Conditional Single-view Shape Generation for Multi-view Stereo Reconstruction
This addresses the challenge of ambiguous shape reconstruction from single views for computer vision applications, representing an incremental improvement over existing deterministic approaches.
The paper tackles the problem of 3D shape reconstruction from single images by modeling uncertainty in occluded parts, then extends this to multi-view reconstruction by intersecting predicted shape spaces. It outperforms state-of-the-art methods on 3D reconstruction test error and demonstrates generalization to real-world data.

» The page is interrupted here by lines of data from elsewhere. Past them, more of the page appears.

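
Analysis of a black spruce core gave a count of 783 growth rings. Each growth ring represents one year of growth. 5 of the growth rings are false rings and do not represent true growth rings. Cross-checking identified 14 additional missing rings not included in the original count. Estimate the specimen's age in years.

Correcting the raw count gives 783 − 5 + 14 = 792 true growth rings.
One growth ring per year makes the duration 792 years.

792 years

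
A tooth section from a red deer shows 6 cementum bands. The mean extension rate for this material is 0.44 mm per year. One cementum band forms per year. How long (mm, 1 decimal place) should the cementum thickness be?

The record spans 6 years at 0.44 mm per year.
Predicted length = 0.44 mm/year × 6 years = 2.6 mm.

2.6 mm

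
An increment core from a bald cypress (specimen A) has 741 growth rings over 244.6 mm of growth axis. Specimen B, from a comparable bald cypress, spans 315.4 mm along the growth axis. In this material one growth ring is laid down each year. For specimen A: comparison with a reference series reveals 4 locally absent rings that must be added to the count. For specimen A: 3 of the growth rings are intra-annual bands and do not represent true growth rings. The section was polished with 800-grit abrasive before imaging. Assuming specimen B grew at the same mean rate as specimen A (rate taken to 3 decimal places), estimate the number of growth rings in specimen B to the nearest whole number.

956 growth rings

Specimen A: adjusted count: 741 − 3 + 4 = 742 growth rings.
A: Mean rate = 244.6 mm / 742 years ≈ 0.330 mm/yr.
For B, 315.4 / 0.330 = 955.76 years ≈ 956 growth rings.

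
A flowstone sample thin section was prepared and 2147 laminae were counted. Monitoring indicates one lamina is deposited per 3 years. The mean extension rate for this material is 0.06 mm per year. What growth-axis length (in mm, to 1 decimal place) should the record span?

386.5 mm

2147 laminae at 3 years each span 2147 × 3 = 6441 years.
Predicted length = 0.06 mm/year × 6441 years = 386.5 mm.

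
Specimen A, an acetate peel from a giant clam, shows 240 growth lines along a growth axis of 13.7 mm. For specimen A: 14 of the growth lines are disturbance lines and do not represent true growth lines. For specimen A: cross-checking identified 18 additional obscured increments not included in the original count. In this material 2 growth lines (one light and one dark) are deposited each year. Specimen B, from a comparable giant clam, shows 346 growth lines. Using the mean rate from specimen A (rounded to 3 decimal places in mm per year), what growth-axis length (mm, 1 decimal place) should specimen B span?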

In this paper, we present a new perspective towards image-based shape generation. Most existing deep learning based shape reconstruction methods employ a single-view deterministic model which is sometimes insufficient to determine a single groundtruth shape because the back part is occluded. In this work, we first introduce a conditional generative network to model the uncertainty for single-view reconstruction. Then, we formulate the task of multi-view reconstruction as taking the intersection of the predicted shape spaces on each single image. We design new differentiable guidance including the front constraint, the diversity constraint, and the consistency loss to enable effective single-view conditional generation and multi-view synthesis. Experimental results and ablation studies show that our proposed approach outperforms state-of-the-art methods on 3D reconstruction test error and demonstrate its generalization ability on real world data.